In the first phase of the project we have evaluate the models based on statistical parameters before converting them to tflite model, in that phase only three models passed so these were converted. Now, we need to evaluate these models in tflite format and this time is going to be more visual, in other words, the boxes, classes and scores predicted for the model are going to be drawing in the original to observe if they are working properly in this format.

Script

To do these tests I have made a Python script that you need to pass an image to get another image with the boxes drawed. For these to work you need tensorflow 2, cv2, numpy and from the object detection API of Tensorflow the utils. Also, if you want to change the model you must modify MODEL_FILE to the name of the model that you are going to use.

from sys import argv

import tensorflow as tf
from cv2 import imread, resize, imwrite
from numpy import expand_dims, float32, array, copy, uint32
from utils import visualization_utils

# Name of the model to use
MODEL_FILE: str = 'model_efficient.tflite'

# Directory where the models are located
MODELS_DIRECTORY: str = 'models_tflite'

LABELS: list = ['person',
                'bicycle',
                'car',
                'motorcycle',
                'airplane',
                'bus',
                'train',
                'truck',
                'boat',
                'traffic light',
                'fire hydrant',
                'street sign',
                'stop sign',
                'parking meter',
                'bench',
                'bird',
                'cat',
                'dog',
                'horse',
                'sheep',
                'cow',
                'elephant',
                'bear',
                'zebra',
                'giraffe',
                'hat',
                'backpack',
                'umbrella',
                'shoe',
                'eye glasses',
                'handbag',
                'tie',
                'suitcase',
                'frisbee',
                'skis',
                'snowboard',
                'sports ball',
                'kite',
                'baseball bat',
                'baseball glove',
                'skateboard',
                'surfboard',
                'tennis racket',
                'bottle',
                'plate',
                'wine glass',
                'cup',
                'fork',
                'knife',
                'spoon',
                'bowl',
                'banana',
                'apple',
                'sandwich',
                'orange',
                'broccoli',
                'carrot',
                'hot dog',
                'pizza',
                'donut',
                'cake',
                'chair',
                'couch',
                'potted plant',
                'bed',
                'mirror',
                'dining table',
                'window',
                'desk',
                'toilet',
                'door',
                'tv',
                'laptop',
                'mouse',
                'remote',
                'keyboard',
                'cell phone',
                'microwave',
                'oven',
                'toaster',
                'sink',
                'refrigerator',
                'blender',
                'book',
                'clock',
                'vase',
                'scissors',
                'teddy bear',
                'hair drier',
                'toothbrush',
                'hair brush']


def insert_str(string: str, str_to_insert: str, index: int) -> str:
    return string[:index] + str_to_insert + string[index:]
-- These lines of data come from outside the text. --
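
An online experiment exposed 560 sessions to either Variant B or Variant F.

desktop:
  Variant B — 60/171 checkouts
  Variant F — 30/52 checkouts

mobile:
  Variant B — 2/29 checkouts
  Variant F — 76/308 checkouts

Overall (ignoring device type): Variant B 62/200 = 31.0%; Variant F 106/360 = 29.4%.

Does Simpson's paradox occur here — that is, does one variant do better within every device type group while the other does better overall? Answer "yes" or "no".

Within each device type level (desktop 35.1% vs 57.7%; mobile 6.9% vs 24.7%), Variant F has the higher rate every time. Pooled: 31.0% vs 29.4% — Variant B has the higher rate overall. The two comparisons disagree.

yes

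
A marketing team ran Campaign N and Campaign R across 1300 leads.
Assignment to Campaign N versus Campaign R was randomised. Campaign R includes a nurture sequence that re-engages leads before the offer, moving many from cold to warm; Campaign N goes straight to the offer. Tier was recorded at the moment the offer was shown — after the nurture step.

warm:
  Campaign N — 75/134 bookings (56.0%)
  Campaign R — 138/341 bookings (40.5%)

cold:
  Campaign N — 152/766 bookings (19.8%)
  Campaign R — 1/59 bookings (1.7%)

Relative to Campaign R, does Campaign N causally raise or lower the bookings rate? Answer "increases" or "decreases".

The stratified and pooled comparisons disagree (Campaign N wins within each engagement tier; Campaign R wins overall), so the answer turns on the causal role of engagement tier.
Stratifying would compare campaigns among leads the campaigns themselves sorted into engagement tier groups — a form of selection on an intermediate. The unconditioned pooled rates give the total causal effect.
Pooled: Campaign N 25.2% vs Campaign R 34.8%; Campaign R is higher overall.

decreases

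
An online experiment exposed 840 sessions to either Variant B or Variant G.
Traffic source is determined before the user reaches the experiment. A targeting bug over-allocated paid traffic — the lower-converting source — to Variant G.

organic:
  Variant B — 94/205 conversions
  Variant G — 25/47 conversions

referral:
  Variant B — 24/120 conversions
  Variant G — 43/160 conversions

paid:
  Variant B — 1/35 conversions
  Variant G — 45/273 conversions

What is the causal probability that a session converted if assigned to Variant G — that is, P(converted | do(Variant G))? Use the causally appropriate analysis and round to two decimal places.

0.31

Within every traffic source level Variant G has the higher rate, yet pooled Variant B does — Simpson's reversal.
Traffic source satisfies the back-door criterion: it is not a descendant of the variant, and it blocks the spurious path from variant to outcome. Adjusting for it (i.e., using the within-traffic source rates) gives the causal effect.
Standardising Variant G to the population traffic source mix: 0.300·25/47 + 0.333·43/160 + 0.367·45/273 = 0.310.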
if __name__ == "__main__":

    if len(argv) == 2:

        # Convert the labels to the format used by the function that draws the detections
        category_index: dict = {i: {"id": i, "name": LABELS[i]} for i in range(len(LABELS))}

        # Select the resolution of the image according to the model that we are going to use
        RESOLUTION_IMAGE: tuple
        if MODEL_FILE == "model_centernet.tflite":
            RESOLUTION_IMAGE = (320, 320)
        elif MODEL_FILE == "model_efficient.tflite":
            RESOLUTION_IMAGE = (448, 448)
        elif MODEL_FILE == "model_ssd.tflite":
            RESOLUTION_IMAGE = (300, 300)

        # Read the model
        interpreter: tf.lite.Interpreter = tf.lite.Interpreter(MODELS_DIRECTORY + "/" + MODEL_FILE)
        interpreter.allocate_tensors()

        # Getting the input and output tensors
        input_details: list = interpreter.get_input_details()
        output_details: list = interpreter.get_output_details()

        # Load the image and adjust it to the model that we are going to use, also save the original resolution
        image: array = imread(argv[1])
        original_image: array = copy(image)

        # Do the preprocessing according to the model, Efficient Det works with uint8 and does not need any
        # preprocessing, while the others need the values in the range [-1,1]
        if MODEL_FILE != "model_efficient.tflite":
            image = (2.0 / 255.0) * image - 1.0
            image = image.astype(float32)
        image = resize(image, dsize=RESOLUTION_IMAGE)
        image = expand_dims(image, axis=0)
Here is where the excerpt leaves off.